Coeur lourd, Özil fait une croix sur la Mannschaft

Coeur lourd, Özil fait une croix sur la Mannschaft

"C'est avec le coeur lourd et après beaucoup de réflexion que, à cause des événements récents, je ne jouerai pas de matches internationaux pour l'Allemagne tant que je me sentirai raciste et irrespectueux", écrit le joueur d'origine turque sur son compte Twitter .

"Comme beaucoup de gens, mes racines ancestrales sont plus d'un pays, j'ai certainement grandi en Allemagne, mais mon histoire familiale a ses racines en Turquie, j'ai deux coeurs, un allemand et un turc", a détaillé dimanche après-midi le milieu de terrain Arsenal .

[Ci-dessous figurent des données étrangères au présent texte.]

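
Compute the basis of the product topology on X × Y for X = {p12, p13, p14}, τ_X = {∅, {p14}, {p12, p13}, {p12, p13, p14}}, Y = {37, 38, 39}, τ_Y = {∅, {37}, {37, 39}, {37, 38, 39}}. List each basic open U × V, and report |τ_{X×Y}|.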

Özil sort de son silence après avoir été au centre de la controverse, après la publication du fameux cliché sur lequel il pose avec son compatriote Ilkay Gündogan aux côtés du chef de l'Etat turc Recep Tayyip Erdogan, alors en pleine campagne électorale pour sa réélection, finalement obtenue le 24 juin. Il a assuré que son geste n'avait "aucune intention politique" et qu'il "parlait football" avec lui.

"Bouc émissaire"

"Ce n'était pas de la politique ou des élections, mais de respecter le plus haut poste dans le pays de ma famille", a déclaré le joueur d'Arsenal.


Le célèbre avait valu aux deux joueurs de lourdes critiques, les critiques étant exacerbées par l'élimination des champions du monde 2014 dans les poules de la Coupe du Monde 2018, Özil n'a pas vraiment brillé sur le gazon russe. Le manager de la Mannschaft, Oliver Bierhoff, a néanmoins déclaré "nous aurions dû envisager de nous passer de Özil" pour la Coupe du Monde.

Pour Özil, c'est surtout l'absence de soutien de la Fédération (DFB) qui l'a poussé à partir: «Au cours des deux derniers mois, ce qui m'a le plus blessé, c'est le mauvais traitement qui m'a infligé la DFB et son président Richard Grindel ".

"En essayant d'expliquer à Grindel mon héritage, mes ancêtres et, par conséquent, de lui faire comprendre les raisons qui m'ont amené à prendre cette photo, il était plus intéressé à parler de ses propres positions et à rétrograder mon opinion". a marqué 23 buts en 92 sélections.


"Je ne servirai plus de bouc émissaire (à Grindel) pour son incompétence et son incapacité à bien faire son travail", a ajouté le joueur de 29 ans.

"Propagande de droit"

"Aux yeux de Grindel et de ses partisans, je suis allemand quand on gagne, mais je suis un immigrant quand on perd", a-t-il déclaré.

Si le champion du monde allemand, sacré en 2014 au Brésil après une 3ème place en 2010, accepte de recevoir des critiques sur sa performance sportive, il refuse d'être attaqué sur ses origines ethniques.

"Je suis allemand quand on gagne, mais je suis un immigrant quand on perd."

"Si un journal ou un consultant estime que je suis en faute pendant un match, je peux l'accepter, mais ce que je n'accepte pas, c'est que les médias allemands ont continuellement critiqué mon double héritage et une simple photo pour moi. d'une équipe entière ", a-t-il déploré, dénonçant un" droit de propagande ".

Pour le joueur, les limites qui le touchent personnellement ont été franchies, "les journaux essayant de monter la nation allemande contre moi".

Özil s'est également moqué d'un sponsor, sans le nommer, qui, dit-il, a retiré des vidéos promotionnelles pour la Coupe du monde après l'apparition des photos avec Erdogan. "Pour eux, ce n'était plus bon d'être vu avec moi et (ils) ont appelé la situation de" gestion de crise ".